Good intentions will always be pleaded, for every assumption of power; but they cannot justify it ... It is hardly too strong to say, that the Constitution was made to guard the people against the dangers of good intention, real or pretended.
If the Union was formed by accession of States then the Union may be dissolved by the secession of States.
The contest for ages has been to rescue liberty from the grasp of executive power.
A solemn and religious regard to spiritual and eternal things is an indispensable element of all true greatness.
I believe that the Bible is to be understood and received in the plain and obvious meaning of its passages; for I cannot persuade myself that a book intended for the instruction and conversion of the whole world should cover its true meaning in any such mystery and doubt that none but critics and philosophers can discover it.
Thank God, I also am an American!
There is nothing so powerful as truth, and often nothing so strange.
No power but Congress can declare war; but what is the value of this constitutional provision, if the President of his own authority may make such military movements as must bring on war? ... [T]hese remarks originate purely in a desire to maintain the powers of government as they are established by the Constitution between the different departments, and hope that, whether we have conquests or no conquests, war or no war, peace or no peace, we shall yet preserve, in its integrity and strength, the Constitution of the United States.
Men hang out their signs indicative of their respective trades; shoe makers hang out a gigantic shoe; jewelers a monster watch, and the dentist hangs out a gold tooth; but up in the Mountains of New Hampshire, God Almighty has hung out a sign to show that there He makes men.
There is something about men more capable of shaking despotic power than lightening, whirlwind, or earthquake, that is, the threatened indignation of the whole civilized world.

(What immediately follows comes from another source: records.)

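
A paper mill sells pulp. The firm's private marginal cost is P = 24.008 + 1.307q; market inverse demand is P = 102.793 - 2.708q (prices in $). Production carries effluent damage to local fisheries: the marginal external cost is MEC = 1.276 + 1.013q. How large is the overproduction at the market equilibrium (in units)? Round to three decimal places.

4.207 units

Market equilibrium (private): 24.008 + 1.307q = 102.793 - 2.708q → q_m = 19.6227.
Social marginal cost = private MC + MEC = 25.284 + 2.320q.
Set SMC = demand: 25.284 + 2.320q = 102.793 - 2.708q → q* = 15.4155.
Gap = |19.6227 − 15.4155| = 4.2072.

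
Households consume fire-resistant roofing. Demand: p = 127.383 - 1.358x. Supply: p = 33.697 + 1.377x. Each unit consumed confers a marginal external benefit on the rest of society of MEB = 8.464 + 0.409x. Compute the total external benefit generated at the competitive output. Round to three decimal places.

529.884

Market equilibrium (private): 33.697 + 1.377x = 127.383 - 1.358x → x_m = 34.2545.
Total external benefit = ∫₀^{x_m} (8.464 + 0.409x) dx = 8.464×34.2545 + ½×0.409×34.2545² = 529.8844.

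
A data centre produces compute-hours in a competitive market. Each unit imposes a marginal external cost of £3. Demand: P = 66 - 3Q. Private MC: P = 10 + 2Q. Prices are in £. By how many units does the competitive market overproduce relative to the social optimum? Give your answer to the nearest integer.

Market equilibrium (private): 10 + 2Q = 66 - 3Q → Q_m = 11.2000.
Social marginal cost = private MC + MEC = 13 + 2Q.
Set SMC = demand: 13 + 2Q = 66 - 3Q → Q* = 10.6000.
Gap = |11.2000 − 10.6000| = 0.6000.

1 units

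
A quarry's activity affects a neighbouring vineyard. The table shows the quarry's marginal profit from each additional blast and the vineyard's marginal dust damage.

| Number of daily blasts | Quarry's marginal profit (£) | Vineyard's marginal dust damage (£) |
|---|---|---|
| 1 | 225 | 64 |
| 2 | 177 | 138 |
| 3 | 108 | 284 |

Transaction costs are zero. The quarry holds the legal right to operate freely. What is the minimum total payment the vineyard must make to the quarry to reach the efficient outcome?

Left alone the quarry would choose level 3 (marginal profit stays positive).
Efficient level: k* = 2 (marginal profit ≥ marginal dust damage through 2).
The vineyard must at least cover the quarry's forgone profit from cutting 3→2: 108 = 108.

£108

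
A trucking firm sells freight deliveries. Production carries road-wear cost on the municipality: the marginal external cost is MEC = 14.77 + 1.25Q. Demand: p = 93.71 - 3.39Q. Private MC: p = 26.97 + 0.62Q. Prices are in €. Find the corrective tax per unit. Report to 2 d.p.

tax = €27.12 per unit

Social marginal cost = private MC + MEC = 41.74 + 1.87Q.
Set SMC = demand: 41.74 + 1.87Q = 93.71 - 3.39Q → Q* = 9.8802.
The Pigouvian tax equals MEC at Q*: 14.77 + 1.25×9.8802 = 27.1203.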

Man is a special being, and if left to himself, in an isolated condition, would be one of the weakest creatures; but associated with his kind, he works wonders.
Let us hold fast the great truth, that communities are responsible, as well as individuals; that no government is respectable which is not just. Without unspotted purity of public faith, without sacred public principle, fidelity, and honor, no machinery of laws, can give dignity to political society.

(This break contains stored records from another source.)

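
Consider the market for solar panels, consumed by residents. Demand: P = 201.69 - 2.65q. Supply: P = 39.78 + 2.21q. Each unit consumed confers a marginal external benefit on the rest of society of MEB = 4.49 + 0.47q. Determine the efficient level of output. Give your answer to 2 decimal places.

q* = 37.90

Social marginal benefit = demand + MEB = 206.18 - 2.18q.
Set SMB = MC: 206.18 - 2.18q = 39.78 + 2.21q → q* = 37.9043.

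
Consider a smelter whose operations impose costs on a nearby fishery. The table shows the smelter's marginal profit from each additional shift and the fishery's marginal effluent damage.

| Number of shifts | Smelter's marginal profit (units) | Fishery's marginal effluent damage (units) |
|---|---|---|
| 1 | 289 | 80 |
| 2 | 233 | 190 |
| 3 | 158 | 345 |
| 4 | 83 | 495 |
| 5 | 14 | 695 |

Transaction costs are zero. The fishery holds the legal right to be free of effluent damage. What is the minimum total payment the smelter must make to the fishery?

270

Efficient level: marginal profit ≥ marginal effluent damage through level 2, so k* = 2.
With the fishery holding the right, the smelter must at least compensate total damage at k*: 80 + 190 = 270.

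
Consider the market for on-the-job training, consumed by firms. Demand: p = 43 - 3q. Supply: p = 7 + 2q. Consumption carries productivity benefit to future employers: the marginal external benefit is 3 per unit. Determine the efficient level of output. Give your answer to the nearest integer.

q* = 8

Social marginal benefit = demand + MEB = 46 - 3q.
Set SMB = MC: 46 - 3q = 7 + 2q → q* = 7.8000.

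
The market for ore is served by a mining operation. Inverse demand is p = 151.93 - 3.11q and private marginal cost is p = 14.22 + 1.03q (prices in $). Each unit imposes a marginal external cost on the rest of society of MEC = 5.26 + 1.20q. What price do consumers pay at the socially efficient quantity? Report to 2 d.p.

P = $74.79

Social marginal cost = private MC + MEC = 19.48 + 2.23q.
Set SMC = demand: 19.48 + 2.23q = 151.93 - 3.11q → q* = 24.8034.
Consumer price on the demand curve at q*: 151.93 − 3.11×24.8034 = 74.7914.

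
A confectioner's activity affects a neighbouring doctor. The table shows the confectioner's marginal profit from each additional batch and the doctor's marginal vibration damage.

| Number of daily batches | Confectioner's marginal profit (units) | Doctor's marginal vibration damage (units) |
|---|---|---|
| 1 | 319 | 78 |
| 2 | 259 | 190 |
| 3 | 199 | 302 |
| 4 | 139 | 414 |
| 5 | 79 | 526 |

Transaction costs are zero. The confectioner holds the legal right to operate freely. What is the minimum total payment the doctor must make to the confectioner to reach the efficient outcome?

417

Left alone the confectioner would choose level 5 (marginal profit stays positive).
Efficient level: k* = 2 (marginal profit ≥ marginal vibration damage through 2).
The doctor must at least cover the confectioner's forgone profit from cutting 5→2: 199 + 139 + 79 = 417.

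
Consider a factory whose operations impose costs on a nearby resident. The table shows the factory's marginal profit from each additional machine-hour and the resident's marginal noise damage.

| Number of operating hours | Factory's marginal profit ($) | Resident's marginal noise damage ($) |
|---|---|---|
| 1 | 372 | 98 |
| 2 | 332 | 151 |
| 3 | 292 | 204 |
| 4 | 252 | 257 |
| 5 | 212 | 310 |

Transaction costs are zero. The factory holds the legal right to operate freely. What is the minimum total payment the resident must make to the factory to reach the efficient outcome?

$464

Left alone the factory would choose level 5 (marginal profit stays positive).
Efficient level: k* = 3 (marginal profit ≥ marginal noise damage through 3).
The resident must at least cover the factory's forgone profit from cutting 5→3: 252 + 212 = 464.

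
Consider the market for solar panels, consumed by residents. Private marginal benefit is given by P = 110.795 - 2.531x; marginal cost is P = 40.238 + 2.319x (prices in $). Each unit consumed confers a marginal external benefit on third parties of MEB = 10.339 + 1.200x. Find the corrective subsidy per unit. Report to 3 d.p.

subsidy = $36.935 per unit

Social marginal benefit = demand + MEB = 121.134 - 1.331x.
Set SMB = MC: 121.134 - 1.331x = 40.238 + 2.319x → x* = 22.1633.
The Pigouvian subsidy equals MEB at x*: 10.339 + 1.200×22.1633 = 36.9350.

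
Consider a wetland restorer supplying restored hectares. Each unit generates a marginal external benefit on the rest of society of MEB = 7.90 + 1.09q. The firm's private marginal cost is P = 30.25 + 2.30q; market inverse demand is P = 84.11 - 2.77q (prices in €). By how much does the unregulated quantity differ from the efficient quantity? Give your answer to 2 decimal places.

4.89 units

Market equilibrium (private): 30.25 + 2.30q = 84.11 - 2.77q → q_m = 10.6233.
Social marginal cost = private MC − MEB = 22.35 + 1.21q.
Set SMC = demand: 22.35 + 1.21q = 84.11 - 2.77q → q* = 15.5176.
Gap = |10.6233 − 15.5176| = 4.8943.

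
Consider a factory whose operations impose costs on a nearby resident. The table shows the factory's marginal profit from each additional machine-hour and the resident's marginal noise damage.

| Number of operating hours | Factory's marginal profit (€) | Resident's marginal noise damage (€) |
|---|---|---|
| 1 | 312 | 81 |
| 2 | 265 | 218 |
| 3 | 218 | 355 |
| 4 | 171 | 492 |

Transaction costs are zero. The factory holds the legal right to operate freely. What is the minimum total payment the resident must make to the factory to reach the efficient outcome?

Left alone the factory would choose level 4 (marginal profit stays positive).
Efficient level: k* = 2 (marginal profit ≥ marginal noise damage through 2).
The resident must at least cover the factory's forgone profit from cutting 4→2: 218 + 171 = 389.

€389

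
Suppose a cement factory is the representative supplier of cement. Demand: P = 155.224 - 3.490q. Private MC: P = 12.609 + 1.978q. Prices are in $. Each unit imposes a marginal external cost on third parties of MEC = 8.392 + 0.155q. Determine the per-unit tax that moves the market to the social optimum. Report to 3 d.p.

tax = $12.092 per unit

Social marginal cost = private MC + MEC = 21.001 + 2.133q.
Set SMC = demand: 21.001 + 2.133q = 155.224 - 3.490q → q* = 23.8704.
The Pigouvian tax equals MEC at q*: 8.392 + 0.155×23.8704 = 12.0919.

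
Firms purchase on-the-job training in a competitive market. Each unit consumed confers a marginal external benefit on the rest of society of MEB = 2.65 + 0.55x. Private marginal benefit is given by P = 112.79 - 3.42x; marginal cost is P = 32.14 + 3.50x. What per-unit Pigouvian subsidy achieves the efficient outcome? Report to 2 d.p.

Social marginal benefit = demand + MEB = 115.44 - 2.87x.
Set SMB = MC: 115.44 - 2.87x = 32.14 + 3.50x → x* = 13.0769.
The Pigouvian subsidy equals MEB at x*: 2.65 + 0.55×13.0769 = 9.8423.

subsidy = 9.84 per unit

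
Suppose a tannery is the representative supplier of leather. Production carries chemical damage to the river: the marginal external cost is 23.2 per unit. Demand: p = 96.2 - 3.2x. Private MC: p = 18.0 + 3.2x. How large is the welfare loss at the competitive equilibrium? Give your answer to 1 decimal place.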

The materials of wealth are in the earth, in the seas, and in their natural and unaided productions.
I thank God, that if I am gifted with little of the spirit which is able to raise mortals to the skies, I have yet none, as I trust, of that other spirit which would drag angels down.
Corruption of morals is rapid enough in any country without a bounty from government. And...the Chief Magistrate of the United States should be the last man to accelerate its progress.
The Sermon on the Mount cannot be a merely human production. This belief enters into the very depth of my conscience. The whole history of man proves it.
God grants liberty only to those who love it, and are always ready to guard and defend it.
Let our object be - our country, our whole country, and nothing but our country. And by the blessing of God, may that country itself become a vast and splendid monument - not of oppression and terror, but of wisdom, of Peace, and of Liberty, upon which the world may gaze with admiration forever.